Já sabemos, mas é bom repetir: o papel de um jornalista é aproximar o leitor distante dos acontecimentos que vê de perto. É o meu caso. Estou diariamente circulando tanto pela opulência da chamada seara do poder quanto pela triste realidade das ruas. Numa hora, vendo o desfile de autoridades pelos tapetes do requinte. Noutra, no fogo cruzado da polícia com a população.
Nessa quarta-feira o Ministério das Relações Exteriores fez festa para entregar medalhas do Mérito de Rio Branco.

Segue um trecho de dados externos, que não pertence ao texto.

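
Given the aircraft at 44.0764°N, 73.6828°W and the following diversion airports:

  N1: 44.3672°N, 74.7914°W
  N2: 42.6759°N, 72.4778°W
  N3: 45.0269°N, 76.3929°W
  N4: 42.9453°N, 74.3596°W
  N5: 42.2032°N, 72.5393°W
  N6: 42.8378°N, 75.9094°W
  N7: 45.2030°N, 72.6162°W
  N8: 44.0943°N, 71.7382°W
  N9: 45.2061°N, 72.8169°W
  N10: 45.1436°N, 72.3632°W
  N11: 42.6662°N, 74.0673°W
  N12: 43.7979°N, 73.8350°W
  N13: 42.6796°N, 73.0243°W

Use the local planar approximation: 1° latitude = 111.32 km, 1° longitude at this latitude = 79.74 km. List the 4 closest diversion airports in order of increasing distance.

Distances from 44.0764°N, 73.6828°W:
N1: √((0.2908·111.32)² + (-1.1086·79.74)²) = √(1047.937061 + 7814.518275) = 94.1406 km
N2: √((-1.4005·111.32)² + (1.2050·79.74)²) = √(24305.951201 + 9232.653917) = 183.1355 km
N3: √((0.9505·111.32)² + (-2.7101·79.74)²) = √(11195.684149 + 46700.668254) = 240.6166 km
N4: √((-1.1311·111.32)² + (-0.6768·79.74)²) = √(15854.348491 + 2912.548478) = 136.9923 km
N5: √((-1.8732·111.32)² + (1.1435·79.74)²) = √(43482.518814 + 8314.282956) = 227.5891 km
N6: √((-1.2386·111.32)² + (-2.2266·79.74)²) = √(19011.156924 + 31523.677229) = 224.7995 km
N7: √((1.1266·111.32)² + (1.0666·79.74)²) = √(15728.448662 + 7233.618849) = 151.5324 km
N8: √((0.0179·111.32)² + (1.9446·79.74)²) = √(3.970566 + 24044.349134) = 155.0752 km
N9: √((1.1297·111.32)² + (0.8659·79.74)²) = √(15815.125873 + 4767.469704) = 143.4664 km
N10: √((1.0672·111.32)² + (1.3196·79.74)²) = √(14113.607271 + 11072.280422) = 158.7006 km
N11: √((-1.4102·111.32)² + (-0.3845·79.74)²) = √(24643.807969 + 940.037440) = 159.9495 km
N12: √((-0.2785·111.32)² + (-0.1522·79.74)²) = √(961.162447 + 147.292885) = 33.2935 km
N13: √((-1.3968·111.32)² + (0.6585·79.74)²) = √(24177.692404 + 2757.173027) = 164.1184 km
Sorted: N12 (33.2935 km) < N1 (94.1406 km) < N4 (136.9923 km) < N9 (143.4664 km) < N7 (151.5324 km) < N8 (155.0752 km) < …

N12, N1, N4, N9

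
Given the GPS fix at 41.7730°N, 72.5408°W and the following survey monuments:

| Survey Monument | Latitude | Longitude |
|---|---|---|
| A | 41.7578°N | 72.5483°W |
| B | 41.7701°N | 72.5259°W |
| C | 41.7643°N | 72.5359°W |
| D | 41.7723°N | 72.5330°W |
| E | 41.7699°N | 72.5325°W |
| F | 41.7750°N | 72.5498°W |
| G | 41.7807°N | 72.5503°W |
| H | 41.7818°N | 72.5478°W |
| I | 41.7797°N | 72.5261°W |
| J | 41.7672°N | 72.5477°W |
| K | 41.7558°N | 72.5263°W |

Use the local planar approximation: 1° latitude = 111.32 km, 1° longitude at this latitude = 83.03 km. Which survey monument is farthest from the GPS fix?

Distances from 41.7730°N, 72.5408°W:
A: √((-0.0152·111.32)² + (-0.0075·83.03)²) = √(2.863081 + 0.387786) = 1.8030 km
B: √((-0.0029·111.32)² + (0.0149·83.03)²) = √(0.104218 + 1.530533) = 1.2786 km
C: √((-0.0087·111.32)² + (0.0049·83.03)²) = √(0.937961 + 0.165524) = 1.0505 km
D: √((-0.0007·111.32)² + (0.0078·83.03)²) = √(0.006072 + 0.419430) = 0.6523 km
E: √((-0.0031·111.32)² + (0.0083·83.03)²) = √(0.119088 + 0.474926) = 0.7707 km
F: √((0.0020·111.32)² + (-0.0090·83.03)²) = √(0.049569 + 0.558412) = 0.7797 km
G: √((0.0077·111.32)² + (-0.0095·83.03)²) = √(0.734730 + 0.622182) = 1.1649 km
H: √((0.0088·111.32)² + (-0.0070·83.03)²) = √(0.959648 + 0.337805) = 1.1391 km
I: √((0.0067·111.32)² + (0.0147·83.03)²) = √(0.556283 + 1.489720) = 1.4304 km
J: √((-0.0058·111.32)² + (-0.0069·83.03)²) = √(0.416872 + 0.328222) = 0.8632 km
K: √((-0.0172·111.32)² + (0.0145·83.03)²) = √(3.666091 + 1.449459) = 2.2618 km
Maximum: K at 2.2618 km.

K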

Jair Bolsonaro foi lá. Brindou com a condecoração a própria esposa, a primeira-dama Michelle, e várias autoridades da República, entre elas o ministro da Saúde de seu governo, Marcelo Queiroga. Era começo da noite e havia pouca iluminação no térreo do Palácio Itamaraty. Mas estavam lá mais de 300 sorridentes convidados, vestidos com capricho para a ocasião. Mulheres de longo, homens de paletó e gravata de grife. Ao som de dobrados executados pela banda militar, medalha a medalha ia sendo pendurada no pescoço ou posta na lapela dos orgulhosos agraciados a tão distinta homenagem.
Ao fim da distribuição das tais condecorações, suas excelências e os ilustres presentes subiram para o andar superior do palácio. Foram brindar no coquetel de comes e bebes tão fina ocasião na outrora respeitada casa da diplomacia brasileira.
Com acesso proibido, saí. Voltava para casa e, cinco minutos depois, a 200 metros da chique noite de gala, encontrei bem à frente do automóvel que me conduzia com Deusimar, esse senhor aí da foto. Desempregado, vendia sob a chuva pacotinhos de paçoquinha a 1 real. No peito, ao invés de medalhas, a placa com pedido de ajuda para comprar uma cesta básica para alimentar sua família. O local era o sinal de trânsito que separa os ministérios da Economia e o da Defesa.
No dia em que o Brasil ultrapassa a triste marca de 615 mil óbitos pela Covid e chora seus mortos, lembrei-me do pomposo, histórico e fatídico Baile da Ilha Fiscal, a última opulenta festa do período de Dom Pedro II à frente do comando do Brasil.